The team took films of insects crawling on the snow-covered ground next to canisters dropped from the sky. They interviewed villagers who had strange lesions all over their bodies and who had become ill with contagious diseases after U.S. planes flew overhead.
When their findings were made public, the U.S. government and obedient media were shocked and scandalized. What an outrageous charge! This country, leader of the free world, would never do such a thing! What liars, what dupes are these “fellow travelers” of the “commies”!
Viewers should keep all this in mind when watching “Wormwood,” the six-part documentary series now being aired on Netflix. “Wormwood” is about the death in 1953 of Frank Olson. At that time he was a leading scientist at the U.S. Army’s germ warfare facility at Fort Detrick, Md., and an employee of the CIA.
Olson’s body was found on the pavement in front of the Statler Hotel in New York on the night of Nov. 28, 1953. The authorities explained to the press that Olson had plunged to his death from a 13th-story room in the hotel in either an accident or a suicide. Neither explanation was easy for his shocked and mourning family to accept.

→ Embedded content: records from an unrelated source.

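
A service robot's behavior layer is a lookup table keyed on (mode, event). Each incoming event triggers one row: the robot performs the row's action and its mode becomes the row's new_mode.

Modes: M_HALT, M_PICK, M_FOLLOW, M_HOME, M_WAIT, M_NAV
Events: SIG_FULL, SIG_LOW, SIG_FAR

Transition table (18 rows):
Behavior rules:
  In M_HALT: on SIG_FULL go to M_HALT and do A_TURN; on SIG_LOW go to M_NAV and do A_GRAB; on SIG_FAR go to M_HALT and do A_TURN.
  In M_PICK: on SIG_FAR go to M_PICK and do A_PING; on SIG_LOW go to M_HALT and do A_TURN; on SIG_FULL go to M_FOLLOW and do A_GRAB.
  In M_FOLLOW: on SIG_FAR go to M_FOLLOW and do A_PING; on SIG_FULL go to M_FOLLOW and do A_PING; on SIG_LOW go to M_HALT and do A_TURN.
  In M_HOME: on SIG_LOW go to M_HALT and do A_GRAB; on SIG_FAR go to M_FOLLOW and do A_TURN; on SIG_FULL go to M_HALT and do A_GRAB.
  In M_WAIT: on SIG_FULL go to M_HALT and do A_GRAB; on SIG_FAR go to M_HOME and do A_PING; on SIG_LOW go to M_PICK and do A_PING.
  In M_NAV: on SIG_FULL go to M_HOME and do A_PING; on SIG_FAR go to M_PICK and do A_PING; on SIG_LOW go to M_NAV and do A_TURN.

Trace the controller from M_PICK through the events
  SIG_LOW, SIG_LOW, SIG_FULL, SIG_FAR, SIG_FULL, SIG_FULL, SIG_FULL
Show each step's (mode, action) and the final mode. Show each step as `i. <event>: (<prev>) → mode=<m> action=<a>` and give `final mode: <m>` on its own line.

final mode: M_FOLLOW

1. SIG_LOW: (M_PICK) → mode=M_HALT action=A_TURN
2. SIG_LOW: (M_HALT) → mode=M_NAV action=A_GRAB
3. SIG_FULL: (M_NAV) → mode=M_HOME action=A_PING
4. SIG_FAR: (M_HOME) → mode=M_FOLLOW action=A_TURN
5. SIG_FULL: (M_FOLLOW) → mode=M_FOLLOW action=A_PING
6. SIG_FULL: (M_FOLLOW) → mode=M_FOLLOW action=A_PING
7. SIG_FULL: (M_FOLLOW) → mode=M_FOLLOW action=A_PING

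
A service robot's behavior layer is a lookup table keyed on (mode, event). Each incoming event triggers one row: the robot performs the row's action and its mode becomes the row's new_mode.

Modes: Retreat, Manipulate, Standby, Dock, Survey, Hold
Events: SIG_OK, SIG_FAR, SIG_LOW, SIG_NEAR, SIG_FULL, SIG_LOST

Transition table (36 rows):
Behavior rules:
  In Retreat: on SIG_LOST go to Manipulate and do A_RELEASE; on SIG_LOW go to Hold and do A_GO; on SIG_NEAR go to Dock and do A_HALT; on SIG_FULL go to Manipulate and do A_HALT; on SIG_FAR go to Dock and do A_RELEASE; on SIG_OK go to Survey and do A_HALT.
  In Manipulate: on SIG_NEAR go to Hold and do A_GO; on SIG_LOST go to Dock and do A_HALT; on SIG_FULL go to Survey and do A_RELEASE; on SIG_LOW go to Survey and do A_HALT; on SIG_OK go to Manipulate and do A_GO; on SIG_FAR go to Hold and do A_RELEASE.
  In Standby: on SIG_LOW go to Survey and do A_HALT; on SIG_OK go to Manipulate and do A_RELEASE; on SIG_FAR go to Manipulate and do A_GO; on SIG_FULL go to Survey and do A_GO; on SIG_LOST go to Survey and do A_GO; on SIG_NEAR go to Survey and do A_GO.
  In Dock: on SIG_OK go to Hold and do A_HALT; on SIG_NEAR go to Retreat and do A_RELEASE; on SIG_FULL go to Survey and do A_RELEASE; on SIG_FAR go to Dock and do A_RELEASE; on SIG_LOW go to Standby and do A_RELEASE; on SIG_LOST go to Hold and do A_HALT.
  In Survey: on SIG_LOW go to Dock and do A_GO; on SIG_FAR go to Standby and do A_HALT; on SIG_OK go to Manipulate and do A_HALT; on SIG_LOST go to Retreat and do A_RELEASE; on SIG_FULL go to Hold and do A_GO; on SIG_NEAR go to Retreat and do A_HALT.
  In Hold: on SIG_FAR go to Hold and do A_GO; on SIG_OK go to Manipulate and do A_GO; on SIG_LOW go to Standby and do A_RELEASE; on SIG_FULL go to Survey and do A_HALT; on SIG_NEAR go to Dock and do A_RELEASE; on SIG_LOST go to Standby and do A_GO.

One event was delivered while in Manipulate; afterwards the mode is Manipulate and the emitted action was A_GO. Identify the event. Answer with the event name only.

try SIG_OK: (Manipulate, SIG_OK) → (Manipulate, A_GO)  ← matches
try SIG_FAR: (Manipulate, SIG_FAR) → (Hold, A_RELEASE)
try SIG_LOW: (Manipulate, SIG_LOW) → (Survey, A_HALT)
try SIG_NEAR: (Manipulate, SIG_NEAR) → (Hold, A_GO)
try SIG_FULL: (Manipulate, SIG_FULL) → (Survey, A_RELEASE)
try SIG_LOST: (Manipulate, SIG_LOST) → (Dock, A_HALT)

SIG_OK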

One of Olson’s sons, Eric Olson, couldn’t let it go. He turned over and over in his mind the circumstances of his father’s death; the official explanation just didn’t add up. So he began what turned into decades of probing and prodding to try to find out the truth.
CIA secrets exposed
In 1975, secrets of the CIA’s MKUltra mind-control program finally came out. Then came a “confession” from the government: Olson had jumped out of the window because of a CIA experiment with LSD that had “gone wrong.”
Eventually Olson’s family met with CIA head William Colby, as well as President Gerald Ford, who both apologized for the unfortunate “accident.” Olson’s relatives were given a monetary settlement for his “wrongful death.”
But still Eric Olson persisted. Without revealing a “spoiler” for those who intend to watch this series, it is enough to say that the film makes a strong case for Olson being deliberately murdered by the CIA because he wanted “out” from his job of perfecting horrible weapons, like aerosolized anthrax.
Seymour Hersh, the investigative journalist, appears in the series. He is cagey not to reveal any sources, but agrees with Eric Olson that the CIA murdered his father. This film uncovers a lifetime of government deceit.
Doesn’t this tell us a lot about the vicious U.S. lies and defamation of the leaders and people of north Korea that persist today and have reached a crescendo just because that country has finally developed a powerful way to defend itself from another horrible U.S. war?